La finale in doppio misto all'Australian Open ha permesso a Kubler di investire sulla sua carriera

Nel 2011, Jason Kubler si è spinto in semifinale a Wimbledon junior

Kubler può finalmente permettersi uno staff perchè lo scorso gennaio ha raggiunto la finale in doppio misto all'Australian Open, insieme a Jaimee Fourlis. Hanno perso, ma ha scelto di investire il bottino su uno staff viaggiante. E così ha vinto 20 delle ultime 23 partite, con tanto di qualificazione al Roland Garros (che gli ha permesso di completare il suo personale Grande Slam) e settimo titolo Challenger sul cemento (sì, cemento) di Little Rock. Wimbledon non gli darà punti, dunque non potrà superare il best ranking colto quattro anni fa (n.91, ma è solo questione di tempo), però potrà guardagnare tanti soldi.
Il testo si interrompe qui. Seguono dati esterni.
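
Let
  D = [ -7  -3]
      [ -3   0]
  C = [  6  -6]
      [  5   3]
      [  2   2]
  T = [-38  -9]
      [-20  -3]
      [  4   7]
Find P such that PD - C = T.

P = [[5, -1], [0, 5], [-3, 5]]

PD = T + C = [[-32, -15], [-15, 0], [6, 9]].
Right-multiplying both sides by D⁻¹ gives P = (T + C)D⁻¹.
D has determinant -9; D⁻¹ = [[0, -1/3], [-1/3, 7/9]].
P = (T + C)D⁻¹ = [[5, -1], [0, 5], [-3, 5]].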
Dovesse battere Novak, intascherebbe 120.000 sterline e avrebbe l'opportunità di giocarsi un posto negli ottavi contro il vincente di Sock-Cressy (l'americano è avanti di due set), laddove i pounds in palio diventerebbero 190.000. A furia di vittorie, potrà coronare il sogno di dare una mano a mamma Lyn, con cui risiede a Mango Hill (nei pressi di Brisbane) insieme al fratello maggiore e alla sorella minore. Papà John non c'è, scomparso per un tumore quando aveva otto anni.

Per anni non ha potuto contribuire alle spese di casa, travolto da costi di viaggio, coaching e tutto il resto. E quando stava a casa era pure peggio, con quel 0,14 che ancora risuona nella sua mente. La leggenda narra che al supermercato comprasse tonno e riso, ma soltanto quando erano in offerta. E narra che sua sorella lo ha preso in giro qualche tempo  dopo, quando acquistò una bistecca da 20 dollari dopo essere entrato per la prima volta tra i top-100 ATP. “Ti dai alla bella vita, Jason?”. Le terza carriera di Kubler promette di essere ancora più entusiasmante (sul campo) e serena (fuori). E c'è da credere che al suo ritorno in Australia potrà portare tutta la famiglia nel miglior ristorante di Brisbane. “Non ci vuole molto per rendermi felice – racconta il nuovo Kubler – finché ho un letto e una connessione wifi decente, va bene. Sono felice di poter giocare a tennis e non dovermi preoccupare dannatamente di fare soldi. In fondo, nella mia vita ho avuto più bassi che alti. Quindi spero di poter continuare a salire”. Il terzo turno a Wimbledon sarebbe un bel picco, ma l'appetito vien mangiando. Anche se non vieni da un ristorante stellato.